The source, who spoke on condition of anonymity, said brief outages between exchanges occur from time to time, but are short-lived.
In such instances, traders receive alerts from an exchange that essentially tell them to rout their order flow elsewhere for a period. Most of these episodes, which may occur several times a week, are resolved quickly.
NASDAQ did not respond to requests for additional information beyond a statement issued to traders on Friday. A spokesman for NYSE Euronext, the parent of the New York Stock Exchange and its NYSE Arca platform, denied Arca was involved.
NASDAQ chief executive Robert Greifeld declined to identify the source of the connectivity problem in television interviews on Friday.
The precise nature of the breakdown remains unclear.
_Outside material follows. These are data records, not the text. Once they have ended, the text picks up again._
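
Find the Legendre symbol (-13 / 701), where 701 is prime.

First reduce: -13 ≡ 688 (mod 701).
Pull out 2^4: since 701 ≡ 5 (mod 8), (2/701) = -1, so (2/701)^4 = +1.
Reciprocity: 43 ≡ 3 and 701 ≡ 1 (mod 4), so (43/701) = +(701/43).
Reduce top mod 43: now compute (13/43).
Reciprocity: 13 ≡ 1 and 43 ≡ 3 (mod 4), so (13/43) = +(43/13).
Reduce top mod 13: now compute (4/13).
Pull out 2^2: since 13 ≡ 5 (mod 8), (2/13) = -1, so (2/13)^2 = +1.
Reached (1/13) = 1. Collecting the sign flips along the way, the symbol is +1.

1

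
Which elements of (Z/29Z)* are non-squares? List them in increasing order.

Square k = 1,…,14 (k and 29−k give the same square):
1²=1, 2²=4, 3²=9, 4²=16, 5²=25, 6²≡7, 7²≡20, 8²≡6, 9²≡23, 10²≡13, 11²≡5, 12²≡28, 13²≡24, 14²≡22 (mod 29).
The residues are {1, 4, 5, 6, 7, 9, 13, 16, 20, 22, 23, 24, 25, 28}; the non-residues are the remaining 14 nonzero classes.

2 3 8 10 11 12 14 15 17 18 19 21 26 27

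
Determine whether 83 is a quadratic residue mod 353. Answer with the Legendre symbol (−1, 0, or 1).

Reciprocity: 83 ≡ 3 and 353 ≡ 1 (mod 4), so (83/353) = +(353/83).
Reduce top mod 83: now compute (21/83).
Reciprocity: 21 ≡ 1 and 83 ≡ 3 (mod 4), so (21/83) = +(83/21).
Reduce top mod 21: now compute (20/21).
Pull out 2^2: since 21 ≡ 5 (mod 8), (2/21) = -1, so (2/21)^2 = +1.
Reciprocity: 5 ≡ 1 and 21 ≡ 1 (mod 4), so (5/21) = +(21/5).
Reduce top mod 5: now compute (1/5).
Reached (1/5) = 1. Collecting the sign flips along the way, the symbol is +1.

1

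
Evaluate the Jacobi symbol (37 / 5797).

1

Reciprocity: 37 ≡ 1 and 5797 ≡ 1 (mod 4), so (37/5797) = +(5797/37).
Reduce top mod 37: now compute (25/37).
Reciprocity: 25 ≡ 1 and 37 ≡ 1 (mod 4), so (25/37) = +(37/25).
Reduce top mod 25: now compute (12/25).
Pull out 2^2: since 25 ≡ 1 (mod 8), (2/25) = +1, so (2/25)^2 = +1.
Reciprocity: 3 ≡ 3 and 25 ≡ 1 (mod 4), so (3/25) = +(25/3).
Reduce top mod 3: now compute (1/3).
Reached (1/3) = 1. Collecting the sign flips along the way, the symbol is +1.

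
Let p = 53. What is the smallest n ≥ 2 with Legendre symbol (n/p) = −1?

(2/53) = −1, so 2 is the smallest positive non-residue mod 53.

2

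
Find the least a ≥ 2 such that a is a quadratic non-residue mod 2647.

(2/2647) = +1, so 2 is a residue.
(3/2647) = −1, so 3 is the smallest positive non-residue mod 2647.

3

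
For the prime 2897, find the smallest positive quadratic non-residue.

3

(2/2897) = +1, so 2 is a residue.
(3/2897) = −1, so 3 is the smallest positive non-residue mod 2897.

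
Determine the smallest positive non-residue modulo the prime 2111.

7

(2/2111) = +1, so 2 is a residue.
(3/2111) = +1, so 3 is a residue.
(4/2111) = +1, so 4 is a residue.
(5/2111) = +1, so 5 is a residue.
(6/2111) = +1, so 6 is a residue.
(7/2111) = −1, so 7 is the smallest positive non-residue mod 2111.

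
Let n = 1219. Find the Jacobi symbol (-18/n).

First reduce: -18 ≡ 1201 (mod 1219).
Reciprocity: 1201 ≡ 1 and 1219 ≡ 3 (mod 4), so (1201/1219) = +(1219/1201).
Reduce top mod 1201: now compute (18/1201).
Pull out 2: since 1201 ≡ 1 (mod 8), (2/1201) = +1.
Reciprocity: 9 ≡ 1 and 1201 ≡ 1 (mod 4), so (9/1201) = +(1201/9).
Reduce top mod 9: now compute (4/9).
Pull out 2^2: since 9 ≡ 1 (mod 8), (2/9) = +1, so (2/9)^2 = +1.
Reached (1/9) = 1. Collecting the sign flips along the way, the symbol is +1.

1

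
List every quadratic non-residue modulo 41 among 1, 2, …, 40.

3, 6, 7, 11, 12, 13, 14, 15, 17, 19, 22, 24, 26, 27, 28, 29, 30, 34, 35, 38

Square k = 1,…,20 (k and 41−k give the same square):
1²=1, 2²=4, 3²=9, 4²=16, 5²=25, 6²=36, 7²≡8, 8²≡23, 9²≡40, 10²≡18, 11²≡39, 12²≡21, 13²≡5, 14²≡32, 15²≡20, 16²≡10, 17²≡2, 18²≡37, 19²≡33, 20²≡31 (mod 41).
The residues are {1, 2, 4, 5, 8, 9, 10, 16, 18, 20, 21, 23, 25, 31, 32, 33, 36, 37, 39, 40}; the non-residues are the remaining 20 nonzero classes.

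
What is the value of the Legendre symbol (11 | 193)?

-1

Reciprocity: 11 ≡ 3 and 193 ≡ 1 (mod 4), so (11/193) = +(193/11).
Reduce top mod 11: now compute (6/11).
Pull out 2: since 11 ≡ 3 (mod 8), (2/11) = -1.
Reciprocity: 3 ≡ 3 and 11 ≡ 3 (mod 4), so (3/11) = −(11/3).
Reduce top mod 3: now compute (2/3).
Pull out 2: since 3 ≡ 3 (mod 8), (2/3) = -1.
Reached (1/3) = 1. Collecting the sign flips along the way, the symbol is -1.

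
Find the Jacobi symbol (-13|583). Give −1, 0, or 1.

1

First reduce: -13 ≡ 570 (mod 583).
Pull out 2: since 583 ≡ 7 (mod 8), (2/583) = +1.
Reciprocity: 285 ≡ 1 and 583 ≡ 3 (mod 4), so (285/583) = +(583/285).
Reduce top mod 285: now compute (13/285).
Reciprocity: 13 ≡ 1 and 285 ≡ 1 (mod 4), so (13/285) = +(285/13).
Reduce top mod 13: now compute (12/13).
Pull out 2^2: since 13 ≡ 5 (mod 8), (2/13) = -1, so (2/13)^2 = +1.
Reciprocity: 3 ≡ 3 and 13 ≡ 1 (mod 4), so (3/13) = +(13/3).
Reduce top mod 3: now compute (1/3).
Reached (1/3) = 1. Collecting the sign flips along the way, the symbol is +1.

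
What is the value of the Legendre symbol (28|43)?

Euler's criterion: (28/43) ≡ 28^21 (mod 43).
28^2 ≡ 10 (mod 43)
28^4 ≡ 14 (mod 43)
28^8 ≡ 24 (mod 43)
28^16 ≡ 17 (mod 43)
28^21 = 28^(16+4+1) ≡ 42 (mod 43).
Result is 42 ≡ −1, so (28/43) = −1.

-1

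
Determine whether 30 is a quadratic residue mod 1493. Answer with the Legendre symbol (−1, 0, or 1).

Pull out 2: since 1493 ≡ 5 (mod 8), (2/1493) = -1.
Reciprocity: 15 ≡ 3 and 1493 ≡ 1 (mod 4), so (15/1493) = +(1493/15).
Reduce top mod 15: now compute (8/15).
Pull out 2^3: since 15 ≡ 7 (mod 8), (2/15) = +1, so (2/15)^3 = +1.
Reached (1/15) = 1. Collecting the sign flips along the way, the symbol is -1.

-1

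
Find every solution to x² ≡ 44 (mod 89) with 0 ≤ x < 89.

20, 69

89 ≡ 1 (mod 4), so we find a root by search.
Trying successive values, 20² = 400 ≡ 44 (mod 89). The other root is 89 − 20 = 69.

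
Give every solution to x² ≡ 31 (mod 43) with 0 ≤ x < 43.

17, 26

Since 43 ≡ 3 (mod 4), a square root of 31 is 31^((43+1)/4) = 31^11 mod 43.
Repeated squaring: 31^2≡15, 31^4≡10, 31^8≡14 (mod 43).
31^11 = 31^(8+2+1) ≡ 17 (mod 43).
Check: 17² = 289 ≡ 31 (mod 43). The two roots are 17 and 26.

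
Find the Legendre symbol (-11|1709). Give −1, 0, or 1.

First reduce: -11 ≡ 1698 (mod 1709).
Pull out 2: since 1709 ≡ 5 (mod 8), (2/1709) = -1.
Reciprocity: 849 ≡ 1 and 1709 ≡ 1 (mod 4), so (849/1709) = +(1709/849).
Reduce top mod 849: now compute (11/849).
Reciprocity: 11 ≡ 3 and 849 ≡ 1 (mod 4), so (11/849) = +(849/11).
Reduce top mod 11: now compute (2/11).
Pull out 2: since 11 ≡ 3 (mod 8), (2/11) = -1.
Reached (1/11) = 1. Collecting the sign flips along the way, the symbol is +1.

1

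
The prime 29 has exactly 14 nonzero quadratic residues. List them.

1,4,5,6,7,9,13,16,20,22,23,24,25,28

Square k = 1,…,14 (k and 29−k give the same square):
1²=1, 2²=4, 3²=9, 4²=16, 5²=25, 6²≡7, 7²≡20, 8²≡6, 9²≡23, 10²≡13, 11²≡5, 12²≡28, 13²≡24, 14²≡22 (mod 29).
So the quadratic residues mod 29 are {1, 4, 5, 6, 7, 9, 13, 16, 20, 22, 23, 24, 25, 28}.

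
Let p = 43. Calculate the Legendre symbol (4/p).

Pull out 2^2: since 43 ≡ 3 (mod 8), (2/43) = -1, so (2/43)^2 = +1.
Reached (1/43) = 1. Collecting the sign flips along the way, the symbol is +1.

1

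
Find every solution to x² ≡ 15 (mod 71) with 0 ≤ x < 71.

21, 50

Since 71 ≡ 3 (mod 4), a square root of 15 is 15^((71+1)/4) = 15^18 mod 71.
Repeated squaring: 15^2≡12, 15^4≡2, 15^8≡4, 15^16≡16 (mod 71).
15^18 = 15^(16+2) ≡ 50 (mod 71).
Check: 50² = 2500 ≡ 15 (mod 71). The two roots are 21 and 50.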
However, the outage, first flagged at 11:48am, quickly spiraled out of control and soon left US$5.9 trillion of US equities — more than a third of the US stock market — idle for more than three hours. Shares of three of the five largest companies by market value, Apple Inc, Google Inc and Microsoft Corp, typically also among the most active in any session, were unavailable.
A number of market participants and others criticized NASDAQ’s lack of an early public statement on the outage. NASDAQ did not issue a formal press release until late on Thursday afternoon, well after the trading day had ended.
“As usual the communication could have been a little bit better. They could improve the communication and the amount of communication,” said Mark Turner, managing director and head of sales trading at Instinet in New York.
Greifeld said the exchange sent messages through its trader alert system and was involved in direct communication with clients.
NASDAQ’s first responsibility was to assure “fair and orderly markets,” Greifeld said on Friday on Fox Business Network, and exchange officials worked first to understand and fix the problem, and then to communicate with the securities industry to ensure a smooth restart.
“There was active communication going on,” Greifeld said.
“It has shown how horrible the crisis management side is. Communication was horrid. There is no backup. So we have to focus on the crisis management side,” Mohamed El-Erian, chief executive and co-chief investment officer of Pimco, said on Friday on CNBC.
In the end, even those who criticized NASDAQ for the pace of its communications, agreed that the reopening of trading went well.
Trading on Friday transpired with no apparent hiccups. Shares of NASDAQ itself, which fell 3.4 percent once trading resumed on Thursday, gained about 1.2 percent.